For centuries, the precise design of the trireme has posed a baffling mystery. Underwater archaeologists have found the wracks of ancient, sail- driven merchantmen but no remains of the oar-studded warships. Vase paintings, coins, classical writings, excavations at ancient ship sheds and inscribed- stone inventories of the Piraeus dockyards have contributed some ideas. Scholars know that trireme hulls were light, long and slender, displacing some 22 tons, measuring about 123 ft. in length and 19 ft. at the beam, with a draft of slightly more than 4 ft.

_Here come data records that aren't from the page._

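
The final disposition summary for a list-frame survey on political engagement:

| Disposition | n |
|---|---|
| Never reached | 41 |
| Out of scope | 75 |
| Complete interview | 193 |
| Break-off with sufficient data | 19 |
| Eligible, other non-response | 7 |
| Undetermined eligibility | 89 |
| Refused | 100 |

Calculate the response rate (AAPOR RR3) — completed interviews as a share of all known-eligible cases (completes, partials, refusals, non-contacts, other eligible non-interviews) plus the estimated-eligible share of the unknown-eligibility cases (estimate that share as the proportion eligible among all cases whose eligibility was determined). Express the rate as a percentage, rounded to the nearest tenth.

Top = 193
Known eligible = 193 + 19 + 100 + 41 + 7 = 360
e = 360 / (360 + 75) = 360 / 435 = 0.8276
e × U = 0.8276 × 89 = 73.66
Denom = 360 + 73.66 = 433.66
RR3 = 193 / 433.66 = 0.4450

44.5%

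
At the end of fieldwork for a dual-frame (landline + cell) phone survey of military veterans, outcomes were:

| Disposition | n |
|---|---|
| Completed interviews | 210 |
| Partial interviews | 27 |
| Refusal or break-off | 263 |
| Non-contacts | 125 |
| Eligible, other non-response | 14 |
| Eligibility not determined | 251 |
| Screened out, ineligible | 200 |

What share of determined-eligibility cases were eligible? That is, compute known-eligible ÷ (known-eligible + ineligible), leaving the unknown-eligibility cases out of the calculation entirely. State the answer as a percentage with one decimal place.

Eligible (known) = 210 + 27 + 263 + 125 + 14 = 639
e = 639 / (639 + 200) = 639 / 839 = 0.7616

76.2%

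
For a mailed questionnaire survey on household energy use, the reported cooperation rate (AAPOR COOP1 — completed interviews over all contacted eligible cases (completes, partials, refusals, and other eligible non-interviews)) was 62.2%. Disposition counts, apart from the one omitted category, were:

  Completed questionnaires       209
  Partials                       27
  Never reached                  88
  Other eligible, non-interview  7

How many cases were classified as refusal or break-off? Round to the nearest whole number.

93

COOP1 = 209 / D = 0.622
D = 209 / 0.622 = 336.0
Remaining denominator categories sum to 243
refusal or break-off = 336.0 − 243 ≈ 93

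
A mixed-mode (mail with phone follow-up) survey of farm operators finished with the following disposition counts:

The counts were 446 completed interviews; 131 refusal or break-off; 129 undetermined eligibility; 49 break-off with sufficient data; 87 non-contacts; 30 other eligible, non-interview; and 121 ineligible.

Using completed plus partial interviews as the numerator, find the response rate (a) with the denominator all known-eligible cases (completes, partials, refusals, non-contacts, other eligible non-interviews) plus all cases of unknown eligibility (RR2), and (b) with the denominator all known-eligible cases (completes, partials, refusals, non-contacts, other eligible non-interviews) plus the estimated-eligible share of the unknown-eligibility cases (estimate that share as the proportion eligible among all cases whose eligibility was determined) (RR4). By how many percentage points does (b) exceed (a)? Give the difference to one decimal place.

1.2

Num = 446 + 49 = 495
Base = 446 + 49 + 131 + 87 + 30 + 129 = 872
RR2 = 495 / 872 = 0.5677
Eligible (known) = 446 + 49 + 131 + 87 + 30 = 743
e = 743 / (743 + 121) = 743 / 864 = 0.8600
e × U = 0.8600 × 129 = 110.94
Base = 743 + 110.94 = 853.94
RR4 = 495 / 853.94 = 0.5797
Difference = 57.97 − 56.77 = 1.20 percentage points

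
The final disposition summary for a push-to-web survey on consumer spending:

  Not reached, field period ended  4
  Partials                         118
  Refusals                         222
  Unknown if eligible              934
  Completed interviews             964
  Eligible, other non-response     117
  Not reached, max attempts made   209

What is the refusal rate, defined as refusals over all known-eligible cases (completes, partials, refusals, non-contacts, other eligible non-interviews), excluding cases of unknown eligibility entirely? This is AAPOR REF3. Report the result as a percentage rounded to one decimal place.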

The most vexing question was the arrangement of the oars: Were there three men to an oar? Three oars to a single port? Or three tiers of oarsmen, each with a single oar? Five years ago, guests at a dinner party in Britain spent much of the evening arguing over the issue. Host
Frank Welsh, a writer, decided that the only way to settle the debate was to build a trireme. So he called upon Morrison, an expert on ancient Greek ships and a longtime supporter of the three-tier theory. Morrison brought in John Coates, retired chief naval architect to the British Ministry of Defense.
The three staged a symposium on triremes that attracted scholars from Greece and eventually led to the construction of a small section of the warship, which was successfully tested on the Thames. Intrigued by the undertaking, Greek officials offered to build an entire trireme. The actual building process, which took two years and about $700,000, hewed closely to original techniques, using Oregon pine (Mediterranean pines no longer grow tall and straight enough), 22,000 oak dowels and 17,000 handmade nails. A major deviation: the builders substituted steel rope for the hypozomata, the two lengths of twisted flax rope that ran from stem to stern to help hold the trireme together. Says Coates of the ancient mariners: "Oh, they were very, very good indeed. The design was driven to the limit. It was built for speed."
Ancient triremes reportedly cruised up to 18 hours at a steady 7 to 8 knots. Using scale models, British and Greek scientists calculate that fully outfitted boats could have attained a top speed of almost 10 knots. "Of course," says Lieut. Commander Spyros Platis, the Greek navy's supervisor on the project, "this would be at the peak of the oarsmen's output, which couldn't last for more than a minute."